Arsenal News » Liverpool: the financial collapse and what the papers did not say
Yesterday the stories about Liverpool flowed around like a dark murky flowing thing you would not want to put your hand in.
We knew that the owners were trying in utter desperation to do something, anything, that would allow them to refinance the £350.5m of debts six months ago.
We now know from leaked papers obtained by Bloomberg that they even thought about taking on the insane PIK loan which would have been so expensive they would have added another £100m to the debt! So out of the RBS can of £350 worms, into something far more horrible.
In now turns out that in March there was a dead secret offer of a rights issue run by Rothschild and Merrill Lynch. £50m for a minority stake in a beaten up old club that hasn’t won the league in 20 years.
Yesterday the big story was that Liverpool’s annual throw-away on over-priced players was being cut to £20m a year – which most of the papers and broadcast media ran with. But with RBS demanding £65m a year repayment, and only a tiny fraction of this raised with a new sponsorship deal, where is that £20m coming from?

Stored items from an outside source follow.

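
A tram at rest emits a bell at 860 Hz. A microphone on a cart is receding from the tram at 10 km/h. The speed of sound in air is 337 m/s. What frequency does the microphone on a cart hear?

853 Hz

10 km/h = 2.778 m/s.
Only the observer moves, away from the source, so f' = f · (v − v_o)/v.
f' = 860 × (337 − 2.778)/337 = 860 × 334.22/337 ≈ 853 Hz.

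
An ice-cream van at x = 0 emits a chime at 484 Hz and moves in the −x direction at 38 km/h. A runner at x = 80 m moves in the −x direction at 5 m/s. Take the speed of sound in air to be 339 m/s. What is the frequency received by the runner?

476 Hz

38 km/h = 10.56 m/s.
The observer lies on the +x side, so the source is heading away from the observer and the observer is heading toward the source.
Both move, so f' = f · (v + v_o)/(v + v_s).
f' = 484 × (339 + 5)/(339 + 10.56) = 484 × 344/349.56 ≈ 476 Hz.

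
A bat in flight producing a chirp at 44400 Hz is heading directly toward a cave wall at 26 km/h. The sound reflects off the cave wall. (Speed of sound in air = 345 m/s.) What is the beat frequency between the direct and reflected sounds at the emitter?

26 km/h = 7.222 m/s.
The cave wall receives the sound from a moving source: f₁ = f₀ · v/(v − v_e) = 44400 × 345/337.78 ≈ 45349 Hz.
On the return leg the bat in flight is a moving observer: f₂ = f₁ · (v + v_e)/v = 45349 × 352.22/345 ≈ 46299 Hz.
Beat against the emitted tone: |f₂ − f₀| = 2v_e·f₀/(v − v_e) = 2 × 7.222 × 44400/337.78 ≈ 1899 Hz.

1899 Hz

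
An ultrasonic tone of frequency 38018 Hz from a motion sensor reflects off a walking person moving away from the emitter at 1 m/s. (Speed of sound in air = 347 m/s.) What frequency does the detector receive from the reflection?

37800 Hz

The walking person first receives the wave as a moving observer: f₁ = f₀ · (v − u)/v = 38018 × (347 − 1)/347 ≈ 37908 Hz.
On reflection it acts as a source moving away from the stationary detector: f₂ = f₁ · v/(v + u) = 37908 × 347/348 ≈ 37800 Hz.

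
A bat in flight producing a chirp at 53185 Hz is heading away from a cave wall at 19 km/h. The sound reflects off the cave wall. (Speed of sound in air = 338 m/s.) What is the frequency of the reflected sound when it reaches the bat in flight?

51550 Hz

19 km/h = 5.278 m/s.
The cave wall receives the sound from a moving source: f₁ = f₀ · v/(v + v_e) = 53185 × 338/343.28 ≈ 52367 Hz.
On the return leg the bat in flight is a moving observer: f₂ = f₁ · (v − v_e)/v = 52367 × 332.72/338 ≈ 51550 Hz.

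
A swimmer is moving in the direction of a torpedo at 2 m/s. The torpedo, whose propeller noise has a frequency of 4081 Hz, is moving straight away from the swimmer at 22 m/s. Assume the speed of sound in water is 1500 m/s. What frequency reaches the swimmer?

4027 Hz

Both move, so f' = f · (v + v_o)/(v + v_s).
f' = 4081 × (1500 + 2)/(1500 + 22) = 4081 × 1502/1522 ≈ 4027 Hz.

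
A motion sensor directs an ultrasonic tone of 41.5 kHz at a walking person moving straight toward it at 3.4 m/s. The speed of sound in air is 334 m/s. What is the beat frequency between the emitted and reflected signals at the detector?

854 Hz

The walking person first receives the wave as a moving observer: f₁ = f₀ · (v + u)/v = 41.5 × (334 + 3.4)/334 ≈ 41.922 kHz.
The reflection then acts as a moving source: f₂ = f₁ · v/(v − u) ≈ 42.354 kHz.
Beat frequency (with f₀ = 41500 Hz): |f₂ − f₀| = 2u·f₀/(v − u) = 2 × 3.4 × 41500/330.6 ≈ 854 Hz.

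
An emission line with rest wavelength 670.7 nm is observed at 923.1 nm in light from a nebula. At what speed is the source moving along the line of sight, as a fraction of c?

λ'/λ₀ = 1.3763 > 1 (redshift), so the source is receding.
λ'/λ₀ = √((1 + β)/(1 − β)) for a receding source ⇒ β = (r² − 1)/(r² + 1) with r = λ'/λ₀.
β = (1.8943 − 1)/(1.8943 + 1) ≈ 0.309.

0.309c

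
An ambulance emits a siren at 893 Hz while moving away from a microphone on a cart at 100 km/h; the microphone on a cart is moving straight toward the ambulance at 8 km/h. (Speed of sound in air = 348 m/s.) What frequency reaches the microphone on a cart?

100 km/h = 27.78 m/s; 8 km/h = 2.222 m/s.
General Doppler shift: f' = f · (v + v_o)/(v + v_s).
f' = 893 × (348 + 2.222)/(348 + 27.78) = 893 × 350.22/375.78 ≈ 832 Hz.

832 Hz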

But everyone ran the story, and so on the basis that if you say something enough it ends up being true, it became true. At least yesterday.
However a little prodding shows there is something else utterly nasty lurking at the bottom of the sink, or given the state of Liverpool’s finance, the sewer.
Because somehow, at one money they were so desperate they would go for PIK funding and then they not only don’t need it, they also talk of Benitez having £20m a year – infinitely more than the Lord Wenger of course (who makes a profit on transfers most years).
Even more oddly, other plans were dropped too. An 8% rise increase in ticket prices went out the window. And a plan gradually to convert cheap seats into corporate areas vanished. These plans are not dead – they sit their like a crab looking at the boiling water, ready to snip your fingers. (Actually that is a fairly ludicrous simile, but I’ve left it in because I think it is funny).
They are still playing with the ludicrous “Liverpool brand” academies, still looking for yet more secondary sponsors, and oh, you will love this one, they are going to improve the catering facilities to increase commercial revenue from £59m to £111.4m in the next five years.
Oh yes. Last time we heard stuff like that it was from Leeds.
A few days back I ran this little analysis of the net outflow of funds at Liverpool in terms of transfer fees year on year in Pounds Sterling.
- 2000: 24.75m
- 2001: 0.46m
- 2002: 13.5m
- 2003: 8.5m
- 2004: 15.75m
- 2005: 20.65m
- 2006: 19.5m
- 2007: 46.75m
- 2008: 19.55m
Now ask the question: is Liverpool is to be restricted to £20m a year, would that make any difference? In fact not, because many years Liverpool don’t spend £20m.
So, let’s summarise.
1. We now know that Liverpool were on the edge of borrowing the most expensive money in the universe to try and meet the repayment from the bank. They were also ready to hand over part of the ownership, for more money.
2. They also had plans to up the price of the tickets and have insane schemes to raise millions from selling pies.
3. Meanwhile they continue to pay back RBS £60m a year.
4. Suddenly, just when we start asking these difficult questions they announce that the manager can waste £20m a year on players – which they announce as a cut but which is more or less business as usual.
5. We still don’t know where this money to pay RBS is coming from.
6. The owners swore blind that they were not going to do a Manchester U and were never going to use the clubs own money to buy the club. Absolutely, they wouldn’t. And then they did.
The conclusion can now only be that they have got a plan to get their money out but this scheme involves something so stinky lurking in the background it is going to be worse than the time they found a whole load of corpses in the garden of one of the terrace houses that backs onto the ground.
Yesterday’s story was far too convenient, and far too unlikely, to be true. The situation is far, far, far worse than that. The notion that “Liverpool is the new Leeds” is about to look optimistic. I’d say Liverpool is the new Chester.